# What is best Broadband Providor for Xbox Live?



## Locke (6 Oct 2009)

Not sure where to post this, so going to go with Broadband.

Looking for recommendations for best Broadband to use with XBox 360. Had cabled broadband in my last apartment. It was brilliant. But bought a house so thats all gone.

Have mobile broadband dongle but worried about FUP on using it (plus not 100% certain how to use it for XBox)

What is Eircom like? Anyone any good reports on what Broadband to use?

Thanks in advance!
Locke


----------



## krissovo (6 Oct 2009)

Mobile broadband sucks for online gaming, to many drop outs that stresses me out when playing.  I used internet connection sharing from my laptop and a crossed cat 5 cable.  I also used it with the xbox wireless card.

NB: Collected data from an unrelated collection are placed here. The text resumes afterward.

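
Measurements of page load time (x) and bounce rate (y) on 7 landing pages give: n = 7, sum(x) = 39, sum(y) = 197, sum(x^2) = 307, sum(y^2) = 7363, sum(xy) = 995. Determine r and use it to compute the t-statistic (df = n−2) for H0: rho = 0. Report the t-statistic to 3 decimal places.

S_xy = nΣxy − ΣxΣy = 7·995 − 39·197 = 6965 − 7683 = -718
S_xx = nΣx² − (Σx)² = 7·307 − 39² = 2149 − 1521 = 628
S_yy = nΣy² − (Σy)² = 7·7363 − 197² = 51541 − 38809 = 12732
r = S_xy / √(S_xx·S_yy) = -718 / √(628·12732) = -718 / √7995696 = -718 / 2827.6662 = -0.2539
t = r·√(n−2)/√(1−r²) = -0.2539·√5 / √(1−0.064465) = -0.567738 / 0.967231 = -0.587

-0.587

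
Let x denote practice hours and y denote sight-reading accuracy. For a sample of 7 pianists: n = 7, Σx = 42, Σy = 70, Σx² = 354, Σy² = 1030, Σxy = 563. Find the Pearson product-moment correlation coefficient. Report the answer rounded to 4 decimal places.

S_xy = nΣxy − ΣxΣy = 7·563 − 42·70 = 3941 − 2940 = 1001
S_xx = nΣx² − (Σx)² = 7·354 − 42² = 2478 − 1764 = 714
S_yy = nΣy² − (Σy)² = 7·1030 − 70² = 7210 − 4900 = 2310
r = S_xy / √(S_xx·S_yy) = 1001 / √(714·2310) = 1001 / √1649340 = 1001 / 1284.2663 = 0.7794

0.7794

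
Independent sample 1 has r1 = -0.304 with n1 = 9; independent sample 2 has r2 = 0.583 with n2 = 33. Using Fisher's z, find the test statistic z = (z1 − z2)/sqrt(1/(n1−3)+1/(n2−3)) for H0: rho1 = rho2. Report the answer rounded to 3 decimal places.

Fisher z-transforms: z1 = atanh(-0.304) = -0.313921, z2 = atanh(0.583) = 0.666995; difference d = -0.980916
Var(d) = 1/6 + 1/30 = 0.1666667 + 0.0333333 = 0.2000000
z = d/√Var(d) = -0.980916 / √0.2000000 = -0.980916 / 0.447214 = -2.193

-2.193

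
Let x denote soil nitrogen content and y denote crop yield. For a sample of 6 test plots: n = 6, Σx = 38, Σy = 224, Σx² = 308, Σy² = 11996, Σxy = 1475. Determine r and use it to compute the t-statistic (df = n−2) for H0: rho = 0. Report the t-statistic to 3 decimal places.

Numerator: nΣxy − (Σx)(Σy) = 6·1475 − (38)(224) = 338
Denominator: √[(nΣx²−(Σx)²)(nΣy²−(Σy)²)]
  nΣx²−(Σx)² = 6·308 − 1444 = 404;  nΣy²−(Σy)² = 6·11996 − 50176 = 21800
  √(404·21800) = √8807200 = 2967.6927
r = 338 / 2967.6927 = 0.1139
t = r·√(n−2)/√(1−r²) = 0.1139·√4 / √(1−0.012973) = 0.227800 / 0.993492 = 0.229

0.229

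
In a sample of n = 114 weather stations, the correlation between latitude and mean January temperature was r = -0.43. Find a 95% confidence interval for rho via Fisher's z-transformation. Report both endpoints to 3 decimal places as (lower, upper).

Fisher z: z_r = atanh(r) = ½·ln((1+(-0.43))/(1−(-0.43))) = -0.459897
SE(z) = 1/√(n−3) = 1/√111 = 0.094916
95% ⇒ z* = 1.960; margin = 1.960·0.094916 = 0.186035
CI on z-scale: (-0.645932, -0.273862)
Back-transform: tanh(-0.645932) = -0.568925, tanh(-0.273862) = -0.267215

(-0.569, -0.267)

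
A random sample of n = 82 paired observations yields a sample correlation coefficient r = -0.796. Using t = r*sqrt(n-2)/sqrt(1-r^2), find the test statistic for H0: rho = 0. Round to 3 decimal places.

t = r·√(n−2) / √(1−r²) with r = -0.796, n = 82
  = -0.796·√80 / √(1 − 0.633616)
  = -0.796·8.944272 / 0.605297
  = -7.119641 / 0.605297 = -11.762

-11.762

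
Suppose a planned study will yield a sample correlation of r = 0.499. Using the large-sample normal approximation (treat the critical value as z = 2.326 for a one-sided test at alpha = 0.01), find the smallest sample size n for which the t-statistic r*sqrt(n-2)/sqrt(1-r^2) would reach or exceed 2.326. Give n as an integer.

19

r√(n−2)/√(1−r²) ≥ 2.326  ⇔  n−2 ≥ (2.326)²·(1−r²)/r²
(1−r²)/r² = (1−0.249001)/0.249001 = 3.0160
n ≥ 2 + 5.410276·3.0160 = 2 + 16.3174 = 18.3174
⌈18.3174⌉ = 19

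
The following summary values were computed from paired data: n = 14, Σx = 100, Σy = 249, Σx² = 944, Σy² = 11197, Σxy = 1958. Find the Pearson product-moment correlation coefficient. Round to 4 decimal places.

S_xy = nΣxy − ΣxΣy = 14·1958 − 100·249 = 27412 − 24900 = 2512
S_xx = nΣx² − (Σx)² = 14·944 − 100² = 13216 − 10000 = 3216
S_yy = nΣy² − (Σy)² = 14·11197 − 249² = 156758 − 62001 = 94757
r = S_xy / √(S_xx·S_yy) = 2512 / √(3216·94757) = 2512 / √304738512 = 2512 / 17456.7612 = 0.1439

0.1439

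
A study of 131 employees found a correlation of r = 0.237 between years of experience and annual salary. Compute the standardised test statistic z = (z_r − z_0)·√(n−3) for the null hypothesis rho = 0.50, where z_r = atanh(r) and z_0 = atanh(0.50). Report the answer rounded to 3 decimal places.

Fisher z: atanh(0.237) = 0.241593, atanh(0.50) = 0.549306
z = (z_r − z_0)·√(n−3) = (0.241593 − 0.549306)·√128 = -0.307713 · 11.313708 = -3.481

-3.481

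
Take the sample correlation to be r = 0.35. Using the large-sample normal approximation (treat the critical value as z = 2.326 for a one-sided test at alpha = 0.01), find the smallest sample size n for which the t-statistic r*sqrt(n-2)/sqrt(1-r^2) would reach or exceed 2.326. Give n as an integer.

41

Need r·√(n−2)/√(1−r²) ≥ 2.326
√(n−2) ≥ 2.326·√(1−0.1225) / 0.35 = 2.326·0.936750 / 0.35 = 6.2254
n−2 ≥ 38.7556  ⇒  n ≥ 40.7556
Smallest integer n = 41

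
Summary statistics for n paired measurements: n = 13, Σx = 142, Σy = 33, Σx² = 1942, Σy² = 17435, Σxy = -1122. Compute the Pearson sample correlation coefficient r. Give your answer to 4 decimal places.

-0.5692

S_xy = nΣxy − ΣxΣy = 13·(-1122) − 142·33 = -14586 − 4686 = -19272
S_xx = nΣx² − (Σx)² = 13·1942 − 142² = 25246 − 20164 = 5082
S_yy = nΣy² − (Σy)² = 13·17435 − 33² = 226655 − 1089 = 225566
r = S_xy / √(S_xx·S_yy) = -19272 / √(5082·225566) = -19272 / √1146326412 = -19272 / 33857.4425 = -0.5692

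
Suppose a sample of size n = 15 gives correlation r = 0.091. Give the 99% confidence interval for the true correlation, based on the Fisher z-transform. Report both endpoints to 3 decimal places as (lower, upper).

(-0.573, 0.683)

z_r = atanh(0.091) = 0.091252;  SE = 1/√(n−3) = 1/√12 = 0.288675
z-limits: 0.091252 ± 2.576·0.288675 = 0.091252 ± 0.743627 = [-0.652375, 0.834879]
ρ-limits: (tanh -0.652375, tanh 0.834879) = (-0.573, 0.683)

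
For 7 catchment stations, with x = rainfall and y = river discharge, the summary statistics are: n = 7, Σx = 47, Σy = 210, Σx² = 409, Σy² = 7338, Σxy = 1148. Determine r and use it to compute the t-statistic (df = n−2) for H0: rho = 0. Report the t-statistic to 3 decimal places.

-3.480

S_xy = nΣxy − ΣxΣy = 7·1148 − 47·210 = 8036 − 9870 = -1834
S_xx = nΣx² − (Σx)² = 7·409 − 47² = 2863 − 2209 = 654
S_yy = nΣy² − (Σy)² = 7·7338 − 210² = 51366 − 44100 = 7266
r = S_xy / √(S_xx·S_yy) = -1834 / √(654·7266) = -1834 / √4751964 = -1834 / 2179.9000 = -0.8413
t = r·√(n−2)/√(1−r²) = -0.8413·√5 / √(1−0.707786) = -1.881204 / 0.540568 = -3.480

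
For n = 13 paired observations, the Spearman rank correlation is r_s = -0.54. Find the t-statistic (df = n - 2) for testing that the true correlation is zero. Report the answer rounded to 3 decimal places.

1 − r_s² = 1 − 0.2916 = 0.7084;  √(1−r_s²) = 0.841665
√(n−2) = √11 = 3.316625
t = r_s·√(n−2)/√(1−r_s²) = -0.54 · 3.316625 / 0.841665 = -2.128

-2.128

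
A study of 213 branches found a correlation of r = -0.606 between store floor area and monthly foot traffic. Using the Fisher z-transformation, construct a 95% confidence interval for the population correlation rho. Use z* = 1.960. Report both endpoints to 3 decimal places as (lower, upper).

(-0.685, -0.513)

Fisher z: z_r = atanh(r) = ½·ln((1+(-0.606))/(1−(-0.606))) = -0.702575
SE(z) = 1/√(n−3) = 1/√210 = 0.069007
95% ⇒ z* = 1.960; margin = 1.960·0.069007 = 0.135254
CI on z-scale: (-0.837829, -0.567321)
Back-transform: tanh(-0.837829) = -0.684657, tanh(-0.567321) = -0.513389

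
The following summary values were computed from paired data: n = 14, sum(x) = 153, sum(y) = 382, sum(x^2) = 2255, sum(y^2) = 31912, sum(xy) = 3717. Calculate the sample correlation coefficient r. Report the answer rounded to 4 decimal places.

-0.1293

Numerator: nΣxy − (Σx)(Σy) = 14·3717 − (153)(382) = -6408
Denominator: √[(nΣx²−(Σx)²)(nΣy²−(Σy)²)]
  nΣx²−(Σx)² = 14·2255 − 23409 = 8161;  nΣy²−(Σy)² = 14·31912 − 145924 = 300844
  √(8161·300844) = √2455187884 = 49549.8525
r = -6408 / 49549.8525 = -0.1293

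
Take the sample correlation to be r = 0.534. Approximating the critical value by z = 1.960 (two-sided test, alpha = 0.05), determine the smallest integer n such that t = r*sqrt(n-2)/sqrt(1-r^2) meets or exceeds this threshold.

12

Need r·√(n−2)/√(1−r²) ≥ 1.960
√(n−2) ≥ 1.960·√(1−0.285156) / 0.534 = 1.960·0.845484 / 0.534 = 3.1033
n−2 ≥ 9.6305  ⇒  n ≥ 11.6305
Smallest integer n = 12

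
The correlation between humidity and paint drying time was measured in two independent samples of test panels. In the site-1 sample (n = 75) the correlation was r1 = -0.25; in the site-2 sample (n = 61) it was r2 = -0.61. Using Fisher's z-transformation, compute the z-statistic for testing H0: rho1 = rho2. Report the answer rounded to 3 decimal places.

z1 = atanh(-0.25) = -0.255413,  z2 = atanh(-0.61) = -0.708921
SE = √(1/(n1−3) + 1/(n2−3)) = √(1/72 + 1/58) = √(0.0138889 + 0.0172414) = √0.0311303 = 0.176438
z = (z1 − z2)/SE = (-0.255413 − (-0.708921)) / 0.176438 = 0.453508 / 0.176438 = 2.570

2.570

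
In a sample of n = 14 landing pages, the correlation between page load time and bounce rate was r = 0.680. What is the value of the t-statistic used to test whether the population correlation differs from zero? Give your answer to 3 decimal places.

3.213

t = r·√(n−2) / √(1−r²) with r = 0.680, n = 14
  = 0.680·√12 / √(1 − 0.462400)
  = 0.680·3.464102 / 0.733212
  = 2.355589 / 0.733212 = 3.213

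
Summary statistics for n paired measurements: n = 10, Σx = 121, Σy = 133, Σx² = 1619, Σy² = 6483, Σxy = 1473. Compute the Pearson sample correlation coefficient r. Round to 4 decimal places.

-0.1595

Numerator: nΣxy − (Σx)(Σy) = 10·1473 − (121)(133) = -1363
Denominator: √[(nΣx²−(Σx)²)(nΣy²−(Σy)²)]
  nΣx²−(Σx)² = 10·1619 − 14641 = 1549;  nΣy²−(Σy)² = 10·6483 − 17689 = 47141
  √(1549·47141) = √73021409 = 8545.2565
r = -1363 / 8545.2565 = -0.1595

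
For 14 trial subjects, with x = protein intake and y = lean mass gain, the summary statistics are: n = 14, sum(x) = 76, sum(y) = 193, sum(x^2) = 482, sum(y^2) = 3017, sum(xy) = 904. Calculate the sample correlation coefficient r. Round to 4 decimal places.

Numerator: nΣxy − (Σx)(Σy) = 14·904 − (76)(193) = -2012
Denominator: √[(nΣx²−(Σx)²)(nΣy²−(Σy)²)]
  nΣx²−(Σx)² = 14·482 − 5776 = 972;  nΣy²−(Σy)² = 14·3017 − 37249 = 4989
  √(972·4989) = √4849308 = 2202.1144
r = -2012 / 2202.1144 = -0.9137

-0.9137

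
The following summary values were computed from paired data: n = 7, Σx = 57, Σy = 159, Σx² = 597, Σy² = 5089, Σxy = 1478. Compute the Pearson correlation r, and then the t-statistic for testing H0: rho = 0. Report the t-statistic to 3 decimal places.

S_xy = nΣxy − ΣxΣy = 7·1478 − 57·159 = 10346 − 9063 = 1283
S_xx = nΣx² − (Σx)² = 7·597 − 57² = 4179 − 3249 = 930
S_yy = nΣy² − (Σy)² = 7·5089 − 159² = 35623 − 25281 = 10342
r = S_xy / √(S_xx·S_yy) = 1283 / √(930·10342) = 1283 / √9618060 = 1283 / 3101.2997 = 0.4137
t = r·√(n−2)/√(1−r²) = 0.4137·√5 / √(1−0.171148) = 0.925061 / 0.910413 = 1.016

1.016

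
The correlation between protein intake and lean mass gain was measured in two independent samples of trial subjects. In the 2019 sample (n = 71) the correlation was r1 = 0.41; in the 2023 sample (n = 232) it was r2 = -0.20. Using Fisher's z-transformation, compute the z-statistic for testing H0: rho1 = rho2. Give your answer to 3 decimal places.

z1 = atanh(0.41) = 0.435611,  z2 = atanh(-0.20) = -0.202733
SE = √(1/(n1−3) + 1/(n2−3)) = √(1/68 + 1/229) = √(0.0147059 + 0.0043668) = √0.0190727 = 0.138104
z = (z1 − z2)/SE = (0.435611 − (-0.202733)) / 0.138104 = 0.638344 / 0.138104 = 4.622

4.622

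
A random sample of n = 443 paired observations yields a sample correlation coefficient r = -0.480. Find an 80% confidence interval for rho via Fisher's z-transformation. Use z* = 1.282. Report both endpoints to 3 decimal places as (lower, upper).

z_r = atanh(-0.480) = -0.522984;  SE = 1/√(n−3) = 1/√440 = 0.047673
z-limits: -0.522984 ± 1.282·0.047673 = -0.522984 ± 0.061117 = [-0.584101, -0.461867]
ρ-limits: (tanh -0.584101, tanh -0.461867) = (-0.526, -0.432)

(-0.526, -0.432)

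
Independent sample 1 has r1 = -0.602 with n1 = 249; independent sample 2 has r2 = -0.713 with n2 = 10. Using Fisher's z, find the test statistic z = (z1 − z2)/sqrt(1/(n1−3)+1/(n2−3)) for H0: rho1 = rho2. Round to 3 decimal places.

z1 = atanh(-0.602) = -0.696278,  z2 = atanh(-0.713) = -0.893260
SE = √(1/(n1−3) + 1/(n2−3)) = √(1/246 + 1/7) = √(0.0040650 + 0.1428571) = √0.1469221 = 0.383304
z = (z1 − z2)/SE = (-0.696278 − (-0.893260)) / 0.383304 = 0.196982 / 0.383304 = 0.514

0.514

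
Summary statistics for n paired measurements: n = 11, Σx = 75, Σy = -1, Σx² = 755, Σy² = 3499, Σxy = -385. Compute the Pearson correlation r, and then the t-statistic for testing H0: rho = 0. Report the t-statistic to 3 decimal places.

S_xy = nΣxy − ΣxΣy = 11·(-385) − 75·(-1) = -4235 − (-75) = -4160
S_xx = nΣx² − (Σx)² = 11·755 − 75² = 8305 − 5625 = 2680
S_yy = nΣy² − (Σy)² = 11·3499 − (-1)² = 38489 − 1 = 38488
r = S_xy / √(S_xx·S_yy) = -4160 / √(2680·38488) = -4160 / √103147840 = -4160 / 10156.1725 = -0.4096
t = r·√(n−2)/√(1−r²) = -0.4096·√9 / √(1−0.167772) = -1.228800 / 0.912265 = -1.347

-1.347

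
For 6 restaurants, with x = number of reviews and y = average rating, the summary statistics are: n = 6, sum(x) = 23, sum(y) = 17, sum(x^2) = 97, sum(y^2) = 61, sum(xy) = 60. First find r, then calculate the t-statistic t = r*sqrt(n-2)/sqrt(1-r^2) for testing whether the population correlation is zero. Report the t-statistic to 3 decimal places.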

I have two very different experiences with eircom bradband.  When I was in the city at peak times the contention ratio really showed and I used to lose connection a couple times a month.  Now I am in a rural setting it has not failed once in the past 8 months.


----------



## Locke (6 Oct 2009)

Thanks Krissovo.

Living in Dunshaughlin. Was trying to hold off on getting the phone line activated. But will need it for multiroom anyway.


----------



## packard (15 Oct 2009)

Using 3 myself with a Dovado router, works perfect. No dropping out or any hassle. Look into that


----------



## Locke (15 Oct 2009)

Thanks Packard. How is it on your Usage?


----------



## canicemcavoy (15 Oct 2009)

You need broadband with low latency for gaming (otherwise known as "low pings"), not necessarily high speeds. I found UPC were best for this but unfortunately that is not an option for you. Perhaps check the broadband forums on boards.ie as people there would probably know this info.


----------



## Locke (15 Oct 2009)

Thanks canice


----------